CM 1

 何の CM か忘れてしまいましたが、非常に心に残っている CM があります。
 それは、「雪の降る中、一人の女性が通りがかりの男性に何やら物乞いをしているようでした。男性はその後、待ち合わせしていた友人とバーで酒を飲みます。友人はその男性のやり取りを一部始終見ていたようで男性に訊ねます。「お前、あの女性にお金をあげたのか」と。さらに友人は「あの女性はいつもああやって人を騙してお金をもらっているんだぞ。お前も騙されたんだな。」と男性を笑います。すると男性は、「よかった。そうすると病気の子供は本当はいないんだ。」と嬉しそうに遠くに目をやりました。友人はその男性の言葉にバツ悪そうに苦笑いしていました。」
しかし皆さんこの男性の感性は凄いと思いませんか?私はこのCM を思い出すたびに心が洗われます。(当然TV の世界の出来事であり現実ではありませんが。)

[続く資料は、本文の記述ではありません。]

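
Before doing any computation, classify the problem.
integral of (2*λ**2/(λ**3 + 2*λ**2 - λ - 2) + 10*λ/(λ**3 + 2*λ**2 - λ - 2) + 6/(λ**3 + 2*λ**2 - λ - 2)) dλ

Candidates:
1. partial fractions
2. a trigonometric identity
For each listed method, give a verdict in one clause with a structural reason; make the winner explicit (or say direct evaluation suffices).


Verdict: partial fractions — λ**3 + 2*λ**2 - λ - 2 splits into linear pieces, so the quotient is a sum of simple fractions — decompose before integrating.
- partial fractions — applicable, and directly so.
- a trigonometric identity — with no trigonometric functions present, identity rewriting has no target.


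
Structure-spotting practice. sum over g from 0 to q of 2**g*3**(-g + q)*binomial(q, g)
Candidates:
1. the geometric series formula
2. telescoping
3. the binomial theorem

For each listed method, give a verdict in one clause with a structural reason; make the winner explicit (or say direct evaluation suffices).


Method: the binomial theorem — binomial coefficients against complementary powers of 2 and 3: recognize the binomial expansion and resum.
- the geometric series formula — no single multiplier carries one term to the next throughout the sum.
- telescoping: neither a shifted-difference shape nor integer-spaced poles are present.
- the binomial theorem: a fit — the right tool for this form.


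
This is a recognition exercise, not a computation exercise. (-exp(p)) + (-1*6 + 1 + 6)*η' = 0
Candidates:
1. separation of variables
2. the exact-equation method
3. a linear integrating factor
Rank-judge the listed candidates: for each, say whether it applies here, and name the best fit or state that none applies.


Best approach: no special technique — the slope is a function of p alone, so integrate both sides directly.
- separation of variables: with no unknown in the slope, separating variables is a formality — the equation integrates directly.
- the exact-equation method — the unknown never enters the equation — exactness holds emptily, with nothing for the method to add.
- a linear integrating factor: with the unknown absent the integrating factor is a formality; direct integration is the working structure.


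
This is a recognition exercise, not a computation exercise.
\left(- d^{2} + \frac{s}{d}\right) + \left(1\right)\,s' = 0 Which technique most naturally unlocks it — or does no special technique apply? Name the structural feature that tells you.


Verdict: a linear integrating factor — the unknown enters only to the first power against a nonzero forcing term — the integrating-factor template applies directly.


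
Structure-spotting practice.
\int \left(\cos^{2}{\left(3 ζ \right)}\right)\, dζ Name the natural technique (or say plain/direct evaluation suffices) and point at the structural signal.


Technique: a trigonometric identity — even powers like \cos^{2}{\left(3 ζ \right)} never integrate directly; the half-angle identity lowers the degree first.


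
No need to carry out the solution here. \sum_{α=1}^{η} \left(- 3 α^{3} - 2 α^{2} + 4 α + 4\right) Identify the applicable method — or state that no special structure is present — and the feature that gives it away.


Verdict: no special technique — Faulhaber territory: sum each constant-multiple power of α with its closed-form formula, no trick required.


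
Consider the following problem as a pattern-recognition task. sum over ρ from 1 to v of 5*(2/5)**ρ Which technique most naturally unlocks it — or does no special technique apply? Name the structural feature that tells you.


Technique: the geometric series formula — term-over-term division gives 2/5 every time — index-free ratio, geometric sum formula applies.


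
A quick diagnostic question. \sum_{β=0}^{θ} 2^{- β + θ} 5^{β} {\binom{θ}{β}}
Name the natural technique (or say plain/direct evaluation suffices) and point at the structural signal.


Method: the binomial theorem — binomial coefficients against complementary powers of 5 and 2: recognize the binomial expansion and resum.


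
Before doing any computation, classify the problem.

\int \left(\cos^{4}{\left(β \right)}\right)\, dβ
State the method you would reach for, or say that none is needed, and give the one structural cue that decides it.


Best approach: a trigonometric identity — the even exponent on \cos^{4}{\left(β \right)} signals one move: rewrite via cos of the doubled angle.


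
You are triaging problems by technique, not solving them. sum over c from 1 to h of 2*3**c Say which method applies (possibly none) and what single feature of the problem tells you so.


Best approach: the geometric series formula — the ratio of consecutive terms is the constant 3, independent of the index — a geometric sum.


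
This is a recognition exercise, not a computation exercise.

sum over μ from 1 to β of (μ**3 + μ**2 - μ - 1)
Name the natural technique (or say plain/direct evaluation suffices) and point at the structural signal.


Technique: no special technique — no cancellation, no constant ratio, no binomial weights — just polynomial terms summed directly.


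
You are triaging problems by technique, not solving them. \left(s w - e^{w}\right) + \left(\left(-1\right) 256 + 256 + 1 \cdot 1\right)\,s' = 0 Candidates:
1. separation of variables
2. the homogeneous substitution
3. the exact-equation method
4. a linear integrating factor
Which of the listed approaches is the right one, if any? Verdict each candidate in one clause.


Diagnosis: a linear integrating factor — s appears only to the first power with coefficient w — the classic integrating-factor setup.
- separation of variables — the two dependences are entangled, not a clean product of one-variable pieces.
- the homogeneous substitution: the slope changes under joint rescaling, failing the degree-zero test.
- the exact-equation method: the mixed-partials test fails on this split — it is not an exact differential as presented.
- a linear integrating factor: a fit — the right tool for this form.


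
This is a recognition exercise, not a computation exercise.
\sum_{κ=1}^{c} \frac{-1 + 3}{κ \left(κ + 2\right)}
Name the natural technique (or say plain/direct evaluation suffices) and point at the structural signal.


Technique: telescoping — poles of \frac{-1 + 3}{κ \left(κ + 2\right)} differ by an integer, the telltale of a telescoping partial-fraction sum.


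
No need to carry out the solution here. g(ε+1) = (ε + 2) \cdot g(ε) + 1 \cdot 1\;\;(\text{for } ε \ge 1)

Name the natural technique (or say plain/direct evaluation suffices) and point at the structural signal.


Method: a summation factor — one step of memory with a weight ε + 2 that changes as the index grows — the summation-factor construction is built for this.


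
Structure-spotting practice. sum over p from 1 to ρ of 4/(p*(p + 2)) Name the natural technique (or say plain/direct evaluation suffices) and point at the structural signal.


Best approach: telescoping — poles of 4/(p*(p + 2)) differ by an integer, the telltale of a telescoping partial-fraction sum.


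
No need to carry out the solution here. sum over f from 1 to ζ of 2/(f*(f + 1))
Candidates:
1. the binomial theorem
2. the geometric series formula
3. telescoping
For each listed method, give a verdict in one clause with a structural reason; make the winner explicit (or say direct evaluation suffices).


Diagnosis: telescoping — the denominator's roots in 2/(f*(f + 1)) sit an integer apart: decomposition produces a self-cancelling chain.
- the binomial theorem: there is no sum-raised-to-a-power identity hiding in these terms.
- the geometric series formula — the term-to-term ratio changes with the index, so the geometric formula cannot close it.
- telescoping — applies; the problem has the shape this method handles.


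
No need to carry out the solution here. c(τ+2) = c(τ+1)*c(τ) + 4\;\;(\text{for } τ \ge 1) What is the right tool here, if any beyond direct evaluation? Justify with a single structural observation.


Best approach: no special technique — a nonlinear dependence on earlier terms breaks linearity, and with it every superposition-based closed form.


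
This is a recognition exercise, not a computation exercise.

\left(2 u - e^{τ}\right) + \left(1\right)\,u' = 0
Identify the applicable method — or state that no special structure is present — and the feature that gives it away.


Diagnosis: a linear integrating factor — u appears only to the first power with coefficient 2 — the classic integrating-factor setup.


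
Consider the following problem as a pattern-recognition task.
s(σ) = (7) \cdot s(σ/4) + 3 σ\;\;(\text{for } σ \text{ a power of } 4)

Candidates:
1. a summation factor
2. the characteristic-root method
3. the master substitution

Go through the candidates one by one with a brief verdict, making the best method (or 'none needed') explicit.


Verdict: the master substitution — the argument shrinks by the factor 4, so measure the index on a logarithmic scale and the recursion becomes a shift.
- a summation factor — a divided-index call is outside the fixed-shift first-order family a summation factor normalizes.
- the characteristic-root method — a divided-index call is not the fixed-shift linear shape that characteristic roots solve.
- the master substitution: applicable, and directly so.


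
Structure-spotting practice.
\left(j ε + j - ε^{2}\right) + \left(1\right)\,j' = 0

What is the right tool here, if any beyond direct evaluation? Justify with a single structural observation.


Method: a linear integrating factor — the unknown enters only to the first power against a nonzero forcing term — the integrating-factor template applies directly.


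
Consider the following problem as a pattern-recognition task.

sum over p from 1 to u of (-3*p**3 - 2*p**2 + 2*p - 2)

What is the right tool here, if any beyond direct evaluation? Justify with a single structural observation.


Technique: no special technique — Faulhaber territory: sum each constant-multiple power of p with its closed-form formula, no trick required.


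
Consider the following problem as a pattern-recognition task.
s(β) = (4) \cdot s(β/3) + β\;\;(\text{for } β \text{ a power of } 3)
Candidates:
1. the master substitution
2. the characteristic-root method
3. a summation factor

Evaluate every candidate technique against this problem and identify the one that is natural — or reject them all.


Verdict: the master substitution — the argument contracts 3-fold per step: reindex β exponentially and solve the linear recurrence in the new index.
- the master substitution: yes, a natural case for it.
- the characteristic-root method: a divided-index call is not the fixed-shift linear shape that characteristic roots solve.
- a summation factor — the recursion divides its index rather than shifting it — there is no previous-term chain for a summation factor to telescope.


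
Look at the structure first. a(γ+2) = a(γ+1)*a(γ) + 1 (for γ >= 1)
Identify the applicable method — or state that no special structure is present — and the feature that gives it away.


Best approach: no special technique — the unknown sequence enters the update nonlinearly, so no linear method fits the recurrence as written — direct iteration remains.


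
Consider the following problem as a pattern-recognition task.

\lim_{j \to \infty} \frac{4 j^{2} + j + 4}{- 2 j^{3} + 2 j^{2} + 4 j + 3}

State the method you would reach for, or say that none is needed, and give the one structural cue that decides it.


Verdict: dominant-term comparison — as j grows, only the highest-degree terms matter — compare leading terms and read the limit off. l'Hôpital's at-infinity variant applies to the expression viewed as a single quotient; the leading-term comparison is the direct route.


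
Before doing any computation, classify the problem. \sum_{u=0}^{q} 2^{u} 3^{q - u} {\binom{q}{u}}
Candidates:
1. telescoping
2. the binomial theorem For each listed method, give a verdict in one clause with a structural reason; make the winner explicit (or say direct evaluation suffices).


Best approach: the binomial theorem — {\binom{q}{u}} weighting matched powers of 2 and 3 is the expanded form of (2 + 3)^q — fold it back up.
- telescoping — the summand is not presented as a shifted difference — a telescoping rewrite may exist, but the displayed structure does not offer one.
- the binomial theorem: a fit — the right tool for this form.


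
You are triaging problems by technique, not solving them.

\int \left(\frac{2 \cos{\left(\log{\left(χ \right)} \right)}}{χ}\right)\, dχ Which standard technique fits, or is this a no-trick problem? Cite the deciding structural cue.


Method: u-substitution — collected, the integrand has one factor that is, up to a constant, the derivative of an inner expression the rest depends on — substitute for that inner expression.


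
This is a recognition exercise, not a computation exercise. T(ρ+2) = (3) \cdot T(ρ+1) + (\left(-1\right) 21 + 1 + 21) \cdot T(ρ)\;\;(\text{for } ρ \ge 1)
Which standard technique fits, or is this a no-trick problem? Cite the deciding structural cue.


Best approach: the characteristic-root method — because shifting ρ leaves the equation's coefficients unchanged, exponential trials reduce it to algebra.


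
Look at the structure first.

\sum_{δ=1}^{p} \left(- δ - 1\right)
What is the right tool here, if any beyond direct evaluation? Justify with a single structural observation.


Best approach: no special technique — the sum is polynomial through and through; closed forms for each power of δ finish it directly.


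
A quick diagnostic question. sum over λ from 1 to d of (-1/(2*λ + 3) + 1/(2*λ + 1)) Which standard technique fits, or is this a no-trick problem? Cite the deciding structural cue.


Diagnosis: telescoping — each term adds 1/(2*λ + 1) and subtracts the same expression advanced one index; that subtracted piece cancels against the next term's added copy — only the boundary terms survive.


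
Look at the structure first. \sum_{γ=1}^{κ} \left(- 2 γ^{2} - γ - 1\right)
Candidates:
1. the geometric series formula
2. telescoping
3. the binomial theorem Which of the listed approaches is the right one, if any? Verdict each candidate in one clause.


Technique: no special technique — this is bookkeeping, not technique: standard formulas for sums of constant-multiple powers of γ apply termwise.
- the geometric series formula — there is no constant term-to-term ratio.
- telescoping — in the displayed form, no term reappears at a neighboring index to cancel against.
- the binomial theorem — there is no sum-raised-to-a-power identity hiding in these terms.


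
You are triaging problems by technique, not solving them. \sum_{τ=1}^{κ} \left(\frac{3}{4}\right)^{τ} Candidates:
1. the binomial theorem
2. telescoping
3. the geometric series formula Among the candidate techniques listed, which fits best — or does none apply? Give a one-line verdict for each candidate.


Diagnosis: the geometric series formula — consecutive terms stand in a fixed index-free ratio — the geometric sum formula closes it.
- the binomial theorem: there is no sum-raised-to-a-power identity hiding in these terms.
- telescoping: writing out consecutive terms as given produces no pairwise cancellation.
- the geometric series formula — yes — fits the structure here.


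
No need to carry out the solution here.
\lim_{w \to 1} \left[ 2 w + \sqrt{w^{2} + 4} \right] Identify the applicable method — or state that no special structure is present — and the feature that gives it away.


Verdict: no special technique — no denominator vanishes and nothing blows up at 1: direct substitution is the whole computation.


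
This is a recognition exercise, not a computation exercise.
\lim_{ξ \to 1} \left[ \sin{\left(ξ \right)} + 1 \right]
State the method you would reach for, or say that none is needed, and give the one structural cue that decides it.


Technique: no special technique — nothing blocks direct substitution at 1: plug in and finish.


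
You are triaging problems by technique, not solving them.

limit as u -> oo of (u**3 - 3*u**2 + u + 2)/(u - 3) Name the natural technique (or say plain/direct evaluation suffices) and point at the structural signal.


Diagnosis: dominant-term comparison — at large u only the top-degree terms survive; compare the leading terms and the limit falls out. Differentiating the expression as a single quotient would eventually settle it as well; matching dominant growth settles it immediately.


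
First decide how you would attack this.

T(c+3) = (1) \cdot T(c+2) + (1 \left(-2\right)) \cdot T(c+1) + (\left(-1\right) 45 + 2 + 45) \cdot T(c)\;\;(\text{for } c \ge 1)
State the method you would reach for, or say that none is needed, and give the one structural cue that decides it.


Verdict: the characteristic-root method — this is the constant-coefficient homogeneous case — the whole solution in c reduces to a polynomial's roots.


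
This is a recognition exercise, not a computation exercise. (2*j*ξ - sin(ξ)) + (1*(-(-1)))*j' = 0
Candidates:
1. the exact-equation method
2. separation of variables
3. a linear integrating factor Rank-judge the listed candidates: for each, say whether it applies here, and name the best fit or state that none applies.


Method: a linear integrating factor — linear in the unknown with genuine forcing: multiply through by the exponential of the integrated coefficient and the left side closes into one derivative.
- the exact-equation method — the mixed-partials test fails on this split — it is not an exact differential as presented.
- separation of variables: no division isolates the independent variable from the unknown.
- a linear integrating factor: applies; the problem has the shape this method handles.


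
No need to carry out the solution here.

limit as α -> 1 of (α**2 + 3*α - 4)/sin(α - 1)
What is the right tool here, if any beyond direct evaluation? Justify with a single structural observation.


Verdict: l'Hôpital's rule (0/0) — the 0/0 form at 1 is the signature situation for l'Hôpital's rule. The standard small-argument limits would also carry it; the rule is the systematic route.


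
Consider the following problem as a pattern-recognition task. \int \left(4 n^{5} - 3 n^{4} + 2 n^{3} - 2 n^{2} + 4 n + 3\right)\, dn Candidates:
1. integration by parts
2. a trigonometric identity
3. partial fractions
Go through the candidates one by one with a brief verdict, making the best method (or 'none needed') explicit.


Best approach: no special technique — nothing composite, nothing rational, nothing trigonometric — each constant-multiple power of n integrates by the power rule alone.
- integration by parts — parts would only shuffle a directly integrable integrand.
- a trigonometric identity: no sine or cosine appears, so there is nothing for a trigonometric identity to act on.
- partial fractions — there is no rational-function structure to decompose.


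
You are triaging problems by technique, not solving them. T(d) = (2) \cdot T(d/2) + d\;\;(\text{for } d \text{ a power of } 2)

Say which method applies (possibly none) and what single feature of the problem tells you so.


Technique: the master substitution — the argument shrinks by the factor 2, so measure the index on a logarithmic scale and the recursion becomes a shift.


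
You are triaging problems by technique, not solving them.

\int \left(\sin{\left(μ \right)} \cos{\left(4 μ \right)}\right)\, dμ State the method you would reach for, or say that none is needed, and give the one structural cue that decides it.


Best approach: a trigonometric identity — split \sin{\left(μ \right)} \cos{\left(4 μ \right)} with the angle-addition identities: the resulting sum integrates term by term.


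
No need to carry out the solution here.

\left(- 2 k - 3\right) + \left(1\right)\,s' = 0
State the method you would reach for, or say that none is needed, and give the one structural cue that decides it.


Verdict: no special technique — the slope is a function of k alone, so integrate both sides directly.


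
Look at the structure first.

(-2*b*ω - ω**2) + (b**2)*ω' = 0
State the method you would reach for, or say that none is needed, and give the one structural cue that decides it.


Method: the homogeneous substitution — the slope is degree-zero homogeneous: the ratio substitution v = ω/b collapses it. A Bernoulli rewrite works here as the equation stands — the homogeneous substitution is the more immediate reading.


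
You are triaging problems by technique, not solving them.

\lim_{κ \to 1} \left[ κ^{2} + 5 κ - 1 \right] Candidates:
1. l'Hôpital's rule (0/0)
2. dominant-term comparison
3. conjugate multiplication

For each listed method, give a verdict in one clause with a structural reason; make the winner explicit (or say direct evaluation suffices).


Method: no special technique — nothing blocks direct substitution at 1: plug in and finish.
- l'Hôpital's rule (0/0) — evaluation at the point is determinate, so the rule has nothing to repair.
- dominant-term comparison — no dominant-degree comparison decides it.
- conjugate multiplication: there is no infinity-minus-infinity radical difference to rationalize.


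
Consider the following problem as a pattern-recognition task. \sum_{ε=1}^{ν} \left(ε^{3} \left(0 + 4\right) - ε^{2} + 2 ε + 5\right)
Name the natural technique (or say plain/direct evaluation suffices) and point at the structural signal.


Best approach: no special technique — constant-multiple powers of ε with no cancellation partners and no common ratio — use the standard power-sum formulas.


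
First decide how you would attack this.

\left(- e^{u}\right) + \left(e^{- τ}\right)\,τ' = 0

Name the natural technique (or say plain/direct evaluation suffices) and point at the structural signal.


Diagnosis: separation of variables — all dependence on the two variables factors apart, the defining separable shape. The cross-partial test also passes here (vacuously, each side single-variable); the potential-function route would work, separation is simply more immediate.


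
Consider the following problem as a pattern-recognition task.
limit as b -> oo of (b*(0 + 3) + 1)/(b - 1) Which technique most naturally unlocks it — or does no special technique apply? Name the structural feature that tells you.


Method: dominant-term comparison — divide by the highest power of b present: lower-order terms vanish and the dominant ratio remains. Differentiating the expression as a single quotient would eventually settle it as well; matching dominant growth settles it immediately.


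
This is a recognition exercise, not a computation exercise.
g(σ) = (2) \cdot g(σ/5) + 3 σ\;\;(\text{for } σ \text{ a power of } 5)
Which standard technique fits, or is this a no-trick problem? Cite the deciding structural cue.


Technique: the master substitution — the argument shrinks by the factor 5, so measure the index on a logarithmic scale and the recursion becomes a shift.


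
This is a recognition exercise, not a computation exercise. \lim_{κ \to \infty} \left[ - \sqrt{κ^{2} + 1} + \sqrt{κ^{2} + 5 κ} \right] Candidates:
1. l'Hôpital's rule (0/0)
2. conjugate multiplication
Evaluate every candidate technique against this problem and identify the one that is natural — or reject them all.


Method: conjugate multiplication — two divergent pieces with a minus sign between them and a radical in the mix: rationalize \sqrt{κ^{2} + 5 κ} - \sqrt{κ^{2} + 1} before any limit law applies.
- l'Hôpital's rule (0/0) — no quotient structure at all: the clash is ∞ minus ∞, which rationalizing converts into a tractable ratio.
- conjugate multiplication — yes — fits the structure here.


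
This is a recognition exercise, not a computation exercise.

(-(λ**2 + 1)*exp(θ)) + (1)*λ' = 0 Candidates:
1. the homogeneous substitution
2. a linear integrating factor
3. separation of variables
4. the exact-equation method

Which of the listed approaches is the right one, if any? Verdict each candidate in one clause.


Technique: separation of variables — one side of the product carries the independent variable, the other the unknown — the textbook separation shape.
- the homogeneous substitution: the slope changes under joint rescaling, failing the degree-zero test.
- a linear integrating factor — a nonlinear term in the unknown puts this outside the integrating-factor template.
- separation of variables: applicable, and directly so.
- the exact-equation method: the mixed-partials test fails on this split — it is not an exact differential as presented.


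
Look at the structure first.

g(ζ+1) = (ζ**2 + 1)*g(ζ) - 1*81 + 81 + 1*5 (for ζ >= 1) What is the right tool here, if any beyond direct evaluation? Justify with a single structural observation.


Diagnosis: a summation factor — rescale the sequence by the product of the weights ζ**2 + 1 so far — the recurrence collapses to a plain running sum.


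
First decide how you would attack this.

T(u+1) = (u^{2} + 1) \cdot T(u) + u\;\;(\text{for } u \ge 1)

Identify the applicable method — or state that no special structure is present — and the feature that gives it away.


Technique: a summation factor — one step of memory with a weight u^{2} + 1 that changes as the index grows — the summation-factor construction is built for this.


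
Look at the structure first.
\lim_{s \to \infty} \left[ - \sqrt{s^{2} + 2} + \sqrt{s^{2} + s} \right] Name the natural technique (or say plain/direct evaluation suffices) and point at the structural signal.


Technique: conjugate multiplication — \sqrt{s^{2} + s} and \sqrt{s^{2} + 2} both blow up, but their difference is tame once the conjugate rationalizes it.


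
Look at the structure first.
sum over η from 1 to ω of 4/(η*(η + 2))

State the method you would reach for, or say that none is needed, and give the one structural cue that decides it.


Verdict: telescoping — rewrite 4/(η*(η + 2)) as simple fractions and successive terms eat each other — only the edges survive.


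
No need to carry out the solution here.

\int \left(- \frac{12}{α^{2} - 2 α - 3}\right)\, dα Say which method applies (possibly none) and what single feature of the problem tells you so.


Best approach: partial fractions — each factor of α^{2} - 2 α - 3 owns one elementary piece of the integrand — separate them and integrate piecewise.


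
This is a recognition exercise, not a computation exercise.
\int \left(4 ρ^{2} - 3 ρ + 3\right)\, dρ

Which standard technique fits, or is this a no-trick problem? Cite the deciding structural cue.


Verdict: no special technique — scan for structure and find none: constant multiples of powers of ρ, integrate directly.


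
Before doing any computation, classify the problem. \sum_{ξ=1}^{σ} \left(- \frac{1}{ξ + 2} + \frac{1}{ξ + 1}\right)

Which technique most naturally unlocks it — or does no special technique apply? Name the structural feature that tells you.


Method: telescoping — the generic term is a one-step difference of \frac{1}{ξ + 1}, so partial sums shortcut to endpoint evaluation.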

 人に騙されたことより、自分が心配したまだ見ぬ見知らぬ子供のことが出てくるという、本当に心のきれいな人です。
 しかしなぜその男性はそのような考えになったのでしょうか。「友人に馬鹿にされたくない一心で苦し紛れの言い訳をした。」とか「自分の子供が病気で苦しんでいる。」とかいろいろ考えられますが、私としては「物乞いの女性が迫真の演技をしたからそういう風に考えたのであって、下手であれば「騙された!」と思うかもしれない。」と思いました。そう考えると、その男性の感性が素晴らしい事は当然として、私のような普通の感性の持ち主でも「迫真の演技」を目前でされ、それに心打たれてお金を渡したならそういう風に考えることもあるだろうと思いました。
 結局のところ人の考え方や感性というのは、その人の立場になってみて始めてわかるもので周囲からは理解できないことがたくさんあります。例えば「そんな苦労をよくやるよね」や「よくそこまで人のためにするよね」とか言われる人がいます。しかし、その人は周りが思うほど「苦労してる」とか「尽くしている」とかを思っていない場合が多く、その苦労や尽くすこととは違ったところでその人の「喜び」や「楽しみ」があるからこそやっている場合が多いようです。人間は精神的にあまり強い生き物ではなく、何事も「苦労している」と本心から思いながら長続きするケースは稀です。
 そういう考えの為か、私自身も「苦労」には滅法弱いので、何か大変そうな事を行う場合には、「同じやるなら楽しく」やったほうがいいに決まっているという考えの下、常に「楽しく」できるように環境や気持ちをもっていこうと努力しています。それが周囲の人達を巻き込んで、結果として良い影響を与える場合もあります。
 しかし、言うほど簡単なことではありませんが・・・・。